Old Gus wasn't really a cynic. The boys thought he was, but they were prejudiced. Gus was just the janitor, and all janitors are queer ducks to college men.
Gus had a dollar bet with Brady, the drug clerk, that Swanson would defeat Grayside on Thanksgiving Day. Gus had lost a dollar each year for the past six years on that game. But, as he always confided to Nelly, a team can't win every time. Gus was still grateful for that six bits he cleaned up back in '28 when Swanson won by a safety.
So you understand, one couldn't exactly call Gus a cynic. The Dead-bones thought he was because he laughed when they said "Brute" Howell had school spirit.
It wasn't that Gus was skeptical concerning school spirit. He knew that that was what caused the boys to nearly fall off the bleachers in their enthusiasm every Saturday afternoon during November.
Nor did he dislike "Brute" Howell. Quite to the contrary, he was counting on "The Brute" to bring back his dollar from Brady.
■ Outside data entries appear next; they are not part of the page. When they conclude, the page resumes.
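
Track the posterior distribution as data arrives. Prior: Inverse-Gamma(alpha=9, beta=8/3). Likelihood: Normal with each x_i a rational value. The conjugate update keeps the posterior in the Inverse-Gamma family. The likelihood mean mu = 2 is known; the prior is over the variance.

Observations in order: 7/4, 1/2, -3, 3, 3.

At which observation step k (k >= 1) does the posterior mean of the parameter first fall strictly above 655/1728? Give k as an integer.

obs 1: x=7/4 → posterior Inverse-Gamma(19/2, 259/96)
obs 2: x=1/2 → posterior Inverse-Gamma(10, 367/96)
obs 3: x=-3 → posterior Inverse-Gamma(21/2, 1567/96)
obs 4: x=3 → posterior Inverse-Gamma(11, 1615/96)
obs 5: x=3 → posterior Inverse-Gamma(23/2, 1663/96)

k = 2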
It was just funny, that's all. Gus had to laugh.
It never would have happened it the Dead-bones had not decided to hold their annual "smoker" on Tuesday night at least Gus wouldn't have known about it. But that was Gus' night to work.
The Dead-bones had over twenty rushees there that night. Fellows who were outstanding. Denham, the school editor. Starns, an honor man. "Brute" H o w e l l, Swanson's triple-threat star. Dead-bones was a select crowd.
Gus sat out in the dark hall and watched them through the half-open door. Several of the faculty were there; and Michaels, one of Swanson's most illustrious sons, the man who made the safety against Grayside in '28, was an honored guest.
Gus loved to watch them. It made tears come into his eyes when they stood up and softly sung of alma mater. Gus, though he had never passed out of the eighth grade, always felt as if he were a Swanson man.
He wasn't the only one that showed emotion. Michaels sobbed openly when he had finished his speech, and Denham, the editor, could not speak for the tears that choked his voice. Gus felt awfully sorry for him. He had always suspected Denham of being something of a snob.
Rather than show any emotion, "Brute" Howell covered his face with his hands and staggered through the door. Sympathetic hands patted him gently on the shoulder as he p a s s e d. Howell was overwhelmed with feeling in spite of himself.
Gus followed him down the stairs to see that he found the door without accident.
He could hear "The Brute" groaning as he hurried down the hall And he was muttering, "These cigars . . . these damned cigars!"
Gus wasn't really a cynic. It might have been school spirit. But he couldn't help laughing. You see . . . he had to clean it up!